The weird thing was, he was right; it was moving in rhythm with the music. A second tentacle emerged, dipped, and brushed against the turret. As though it were getting the hang of things, the first tentacle started moving faster, in a more positive beat. The second felt its way round the tank from front to rear, then made a second approach from the side, moving over it and probing underneath. The tip dug down, rocking the tank slightly, and reemerged to complete an embrace. The tank rocked more violently as it was lifted, at first just clear of the ground, then sharply upward.
Abruptly the music gave way to the stridence of machine-gun fire. Tracer bullets flamed against the sky. The tank rose in the tentacle’s grip until it was level with the panels. It hung there, spitting out sparks.
But pointlessly; at that angle the tracers were scouring empty sky. And they stopped abruptly, as the tentacle tightened its grip; armorplate crumpled like tinfoil. For two or three seconds it squeezed the tank, before uncurling and letting it drop.

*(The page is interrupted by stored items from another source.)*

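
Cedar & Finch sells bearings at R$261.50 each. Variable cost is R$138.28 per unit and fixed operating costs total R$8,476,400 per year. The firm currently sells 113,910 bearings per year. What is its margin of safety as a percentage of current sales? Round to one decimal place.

39.6%

Each unit contributes R$261.50 − R$138.28 = R$123.22. Break-even units = R$8,476,400 ÷ R$123.22 = 68,790.78; break-even revenue = 68,790.78 × R$261.50 = R$17,988,789.16.
Current sales = 113,910 × R$261.50 = R$29,787,465.00.
Margin of safety = (R$29,787,465.00 − R$17,988,789.16) ÷ R$29,787,465.00 = 39.6%.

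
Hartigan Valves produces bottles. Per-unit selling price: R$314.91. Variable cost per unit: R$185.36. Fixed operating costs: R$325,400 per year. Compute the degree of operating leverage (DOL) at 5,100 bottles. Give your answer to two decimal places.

Total contribution margin = 5,100 × R$129.55 = R$660,705.00.
Operating income = contribution − fixed costs = R$660,705.00 − R$325,400 = R$335,305.00.
So DOL = total CM / EBIT = R$660,705.00 / R$335,305.00 = 1.9705.

1.97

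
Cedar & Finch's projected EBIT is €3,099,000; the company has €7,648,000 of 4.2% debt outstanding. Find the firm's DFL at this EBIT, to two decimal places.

1.12

Interest = €321,216.00.
DFL = EBIT ÷ (EBIT − I) = €3,099,000 ÷ (€3,099,000 − €321,216.00) = €3,099,000 ÷ €2,777,784.00 = 1.1156.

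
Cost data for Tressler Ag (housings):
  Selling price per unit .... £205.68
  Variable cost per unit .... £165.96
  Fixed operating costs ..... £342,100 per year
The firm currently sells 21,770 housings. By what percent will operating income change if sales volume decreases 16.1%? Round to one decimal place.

-26.6%

Total contribution margin = 21,770 × £39.72 = £864,704.40.
Subtracting fixed costs: EBIT = £864,704.40 − £342,100 = £522,604.40.
So DOL = total CM / EBIT = £864,704.40 / £522,604.40 = 1.6546.
%ΔEBIT = DOL × %ΔSales = 1.6546 × -16.1% = -26.6%.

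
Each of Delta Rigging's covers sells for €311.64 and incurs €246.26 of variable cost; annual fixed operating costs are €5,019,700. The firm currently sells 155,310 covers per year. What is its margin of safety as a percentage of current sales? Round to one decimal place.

50.6%

Each unit contributes €311.64 − €246.26 = €65.38. Break-even units = €5,019,700 ÷ €65.38 = 76,777.30; break-even revenue = 76,777.30 × €311.64 = €23,926,878.37.
Actual sales revenue = 155,310 × €311.64 = €48,400,808.40.
Margin of safety = (€48,400,808.40 − €23,926,878.37) ÷ €48,400,808.40 = 50.6%.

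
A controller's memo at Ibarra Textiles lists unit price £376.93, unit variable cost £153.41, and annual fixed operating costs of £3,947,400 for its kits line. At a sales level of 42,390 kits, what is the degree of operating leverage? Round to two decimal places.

1.71

Contribution at this volume is 42,390 × £223.52 = £9,475,012.80.
EBIT = £9,475,012.80 − £3,947,400 = £5,527,612.80.
DOL = contribution ÷ EBIT = £9,475,012.80 ÷ £5,527,612.80 = 1.7141.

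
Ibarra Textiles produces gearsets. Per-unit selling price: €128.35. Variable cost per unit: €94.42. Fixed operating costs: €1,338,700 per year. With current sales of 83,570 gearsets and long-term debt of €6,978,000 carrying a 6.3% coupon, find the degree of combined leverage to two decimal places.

Total contribution margin = 83,570 × €33.93 = €2,835,530.10.
EBIT = €2,835,530.10 − €1,338,700 = €1,496,830.10. Interest = €439,614.00.
DOL = €2,835,530.10 ÷ €1,496,830.10 = 1.8944; DFL = €1,496,830.10 ÷ €1,057,216.10 = 1.4158.
DCL = DOL × DFL = 1.8944 × 1.4158 = 2.6821.

2.68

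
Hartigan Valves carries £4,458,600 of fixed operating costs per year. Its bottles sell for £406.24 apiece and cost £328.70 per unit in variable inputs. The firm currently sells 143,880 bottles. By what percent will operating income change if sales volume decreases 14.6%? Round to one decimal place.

At 143,880 units, contribution = 143,880 × £77.54 = £11,156,455.20.
Operating income = contribution − fixed costs = £11,156,455.20 − £4,458,600 = £6,697,855.20.
DOL = contribution ÷ EBIT = £11,156,455.20 ÷ £6,697,855.20 = 1.6657.
Operating income changes by 1.6657 × -14.6% = -24.3%.

-24.3%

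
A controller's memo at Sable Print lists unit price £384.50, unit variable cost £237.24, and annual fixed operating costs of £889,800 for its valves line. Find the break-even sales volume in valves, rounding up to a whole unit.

6,043 valves

Each unit contributes £384.50 − £237.24 = £147.26.
Break-even volume = fixed costs ÷ CM per unit = £889,800 ÷ £147.26 = 6,042.37, so 6,043 valves.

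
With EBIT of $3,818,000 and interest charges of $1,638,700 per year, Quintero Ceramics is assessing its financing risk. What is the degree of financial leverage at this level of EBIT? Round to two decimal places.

1.75

Interest = $1,638,700.00.
Degree of financial leverage = EBIT / (EBIT − interest) = $3,818,000 / $2,179,300.00 = 1.7519.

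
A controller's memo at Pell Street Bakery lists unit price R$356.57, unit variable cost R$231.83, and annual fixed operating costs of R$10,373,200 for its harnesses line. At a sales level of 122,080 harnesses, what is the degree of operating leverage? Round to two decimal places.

At 122,080 units, contribution = 122,080 × R$124.74 = R$15,228,259.20.
Subtracting fixed costs: EBIT = R$15,228,259.20 − R$10,373,200 = R$4,855,059.20.
DOL = contribution ÷ EBIT = R$15,228,259.20 ÷ R$4,855,059.20 = 3.1366.

3.14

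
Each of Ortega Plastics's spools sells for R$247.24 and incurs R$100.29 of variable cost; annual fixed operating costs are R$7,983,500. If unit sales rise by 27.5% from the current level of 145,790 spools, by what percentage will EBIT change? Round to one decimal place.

+43.8%

Total contribution margin = 145,790 × R$146.95 = R$21,423,840.50.
EBIT = R$21,423,840.50 − R$7,983,500 = R$13,440,340.50.
Degree of operating leverage = R$21,423,840.50 / R$13,440,340.50 = 1.5940.
%ΔEBIT = DOL × %ΔSales = 1.5940 × +27.5% = +43.8%.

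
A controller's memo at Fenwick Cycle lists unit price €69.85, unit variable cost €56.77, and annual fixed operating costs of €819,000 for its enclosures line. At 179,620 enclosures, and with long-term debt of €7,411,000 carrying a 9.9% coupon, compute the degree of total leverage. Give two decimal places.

Contribution at this volume is 179,620 × €13.08 = €2,349,429.60.
EBIT = €2,349,429.60 − €819,000 = €1,530,429.60. Interest = €733,689.00.
DOL = €2,349,429.60 ÷ €1,530,429.60 = 1.5351; DFL = €1,530,429.60 ÷ €796,740.60 = 1.9209.
DCL = DOL × DFL = 1.5351 × 1.9209 = 2.9488.

2.95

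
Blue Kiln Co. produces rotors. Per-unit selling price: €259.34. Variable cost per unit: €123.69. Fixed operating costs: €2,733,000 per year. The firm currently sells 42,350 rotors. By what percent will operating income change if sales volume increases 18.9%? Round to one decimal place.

At 42,350 units, contribution = 42,350 × €135.65 = €5,744,777.50.
Operating income = contribution − fixed costs = €5,744,777.50 − €2,733,000 = €3,011,777.50.
So DOL = total CM / EBIT = €5,744,777.50 / €3,011,777.50 = 1.9074.
So EBIT moves 1.9074 × (+18.9%) = +36.1%.

+36.1%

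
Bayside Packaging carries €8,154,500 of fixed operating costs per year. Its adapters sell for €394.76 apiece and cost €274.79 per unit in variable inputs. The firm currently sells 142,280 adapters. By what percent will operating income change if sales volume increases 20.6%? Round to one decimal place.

Total contribution margin = 142,280 × €119.97 = €17,069,331.60.
Operating income = contribution − fixed costs = €17,069,331.60 − €8,154,500 = €8,914,831.60.
So DOL = total CM / EBIT = €17,069,331.60 / €8,914,831.60 = 1.9147.
%ΔEBIT = DOL × %ΔSales = 1.9147 × +20.6% = +39.4%.

+39.4%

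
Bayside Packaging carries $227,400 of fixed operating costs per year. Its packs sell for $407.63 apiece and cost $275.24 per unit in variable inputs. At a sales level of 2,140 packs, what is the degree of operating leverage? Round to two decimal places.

At 2,140 units, contribution = 2,140 × $132.39 = $283,314.60.
Subtracting fixed costs: EBIT = $283,314.60 − $227,400 = $55,914.60.
Degree of operating leverage = $283,314.60 / $55,914.60 = 5.0669.

5.07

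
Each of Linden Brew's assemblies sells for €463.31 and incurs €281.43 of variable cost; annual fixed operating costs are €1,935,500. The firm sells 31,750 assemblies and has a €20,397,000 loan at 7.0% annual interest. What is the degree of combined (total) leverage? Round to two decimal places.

Contribution at this volume is 31,750 × €181.88 = €5,774,690.00.
EBIT = €5,774,690.00 − €1,935,500 = €3,839,190.00. Interest = €1,427,790.00, so EBIT − I = €2,411,400.00.
DCL = contribution ÷ (EBIT − I) = €5,774,690.00 ÷ €2,411,400.00 = 2.3947.

2.39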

The tank fell like a stone, landing on its nose and balancing for an instant before toppling over. There was a furrow along the side where it had been compressed to less than half its original width.

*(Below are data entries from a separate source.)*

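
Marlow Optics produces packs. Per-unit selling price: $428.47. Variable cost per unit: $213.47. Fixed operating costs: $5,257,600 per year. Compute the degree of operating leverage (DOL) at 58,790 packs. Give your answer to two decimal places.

At 58,790 units, contribution = 58,790 × $215.00 = $12,639,850.00.
Operating income = contribution − fixed costs = $12,639,850.00 − $5,257,600 = $7,382,250.00.
So DOL = total CM / EBIT = $12,639,850.00 / $7,382,250.00 = 1.7122.

1.71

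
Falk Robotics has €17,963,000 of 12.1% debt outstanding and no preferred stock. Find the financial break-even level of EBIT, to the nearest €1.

Annual interest = 12.1% × €17,963,000 = €2,173,523.00.
Without preferred stock the financial break-even is simply EBIT = interest = €2,173,523.00.

€2,173,523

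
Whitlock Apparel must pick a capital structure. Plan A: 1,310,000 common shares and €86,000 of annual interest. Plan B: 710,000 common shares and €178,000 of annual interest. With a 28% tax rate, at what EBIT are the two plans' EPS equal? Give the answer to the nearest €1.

€286,867

Set EPS_A = EPS_B: (EBIT − €86,000)(1 − 0.28) ÷ 1,310,000 = (EBIT − €178,000)(1 − 0.28) ÷ 710,000.
Cancelling (1 − t) and cross-multiplying: 710,000·(EBIT − 86,000) = 1,310,000·(EBIT − 178,000).
EBIT × (1,310,000 − 710,000) = 178,000 × 1,310,000 − 86,000 × 710,000 = 172,120,000,000, so EBIT = 172,120,000,000 ÷ 600,000 = 286,866.67.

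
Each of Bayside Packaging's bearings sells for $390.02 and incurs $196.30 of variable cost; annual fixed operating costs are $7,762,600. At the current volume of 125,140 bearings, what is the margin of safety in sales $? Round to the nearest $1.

$33,178,519

Each unit contributes $390.02 − $196.30 = $193.72. Break-even units = $7,762,600 ÷ $193.72 = 40,071.24; break-even revenue = 40,071.24 × $390.02 = $15,628,583.79.
Current sales = 125,140 × $390.02 = $48,807,102.80.
Margin of safety = $48,807,102.80 − $15,628,583.79 = $33,178,519.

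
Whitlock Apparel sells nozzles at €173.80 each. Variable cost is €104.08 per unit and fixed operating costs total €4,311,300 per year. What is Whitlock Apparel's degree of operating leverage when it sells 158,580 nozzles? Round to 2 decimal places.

At 158,580 units, contribution = 158,580 × €69.72 = €11,056,197.60.
Subtracting fixed costs: EBIT = €11,056,197.60 − €4,311,300 = €6,744,897.60.
So DOL = total CM / EBIT = €11,056,197.60 / €6,744,897.60 = 1.6392.

1.64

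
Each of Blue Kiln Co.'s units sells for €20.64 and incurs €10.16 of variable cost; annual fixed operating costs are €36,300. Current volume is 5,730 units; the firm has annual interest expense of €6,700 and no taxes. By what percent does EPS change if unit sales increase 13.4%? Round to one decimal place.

+47.2%

Total contribution margin = 5,730 × €10.48 = €60,050.40.
EBIT = €60,050.40 − €36,300 = €23,750.40.
Interest = €6,700.00, so EBIT − I = €17,050.40.
Degree of combined leverage = contribution ÷ (EBIT − I) = €60,050.40 ÷ €17,050.40 = 3.5219.
EPS therefore changes by 3.5219 × (+13.4%) = +47.2%.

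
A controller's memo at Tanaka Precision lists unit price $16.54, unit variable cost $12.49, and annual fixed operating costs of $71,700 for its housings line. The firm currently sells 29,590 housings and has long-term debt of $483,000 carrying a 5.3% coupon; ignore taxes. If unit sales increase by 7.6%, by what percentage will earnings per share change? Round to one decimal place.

+40.4%

Contribution at this volume is 29,590 × $4.05 = $119,839.50.
Operating income = contribution − fixed costs = $119,839.50 − $71,700 = $48,139.50.
After interest of $25,599.00, pre-tax earnings = $22,540.50.
DCL = total CM / (EBIT − I) = $119,839.50 / $22,540.50 = 5.3166.
EPS therefore changes by 5.3166 × (+7.6%) = +40.4%.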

Andy said, “That was a Challenger.” He sounded shaken, but not as shaken as I felt. I could still see that terrible careless squeeze, the tank dropped like a toffee paper.
When I looked out again, one of the tentacles had retracted, but the other was waving still, and still in the rhythm it had picked up from the music. I wanted to run—somewhere, anywhere, not caring what came next—but I couldn’t move a muscle. I wondered if anyone in the tank had survived. I didn’t see how they could have.
Then, unexpectedly and shatteringly, there was a roar of aircraft as the fighter-bombers, which had been on standby, whooshed in from the south, launching rockets as they came. Of the six they fired, two scored hits. I saw the long spindly legs shatter, the capsule tilt and sway and crash. It landed between the ruins of the farmhouse and the wrecked tank, with an impact that shook the shed.
I could hardly believe how quickly it was over—and how completely. But there was the capsule lying on its side, with broken bits of leg sticking out. As we stared, a second wave of fighter-bombers swooped in, pulverizing the remains.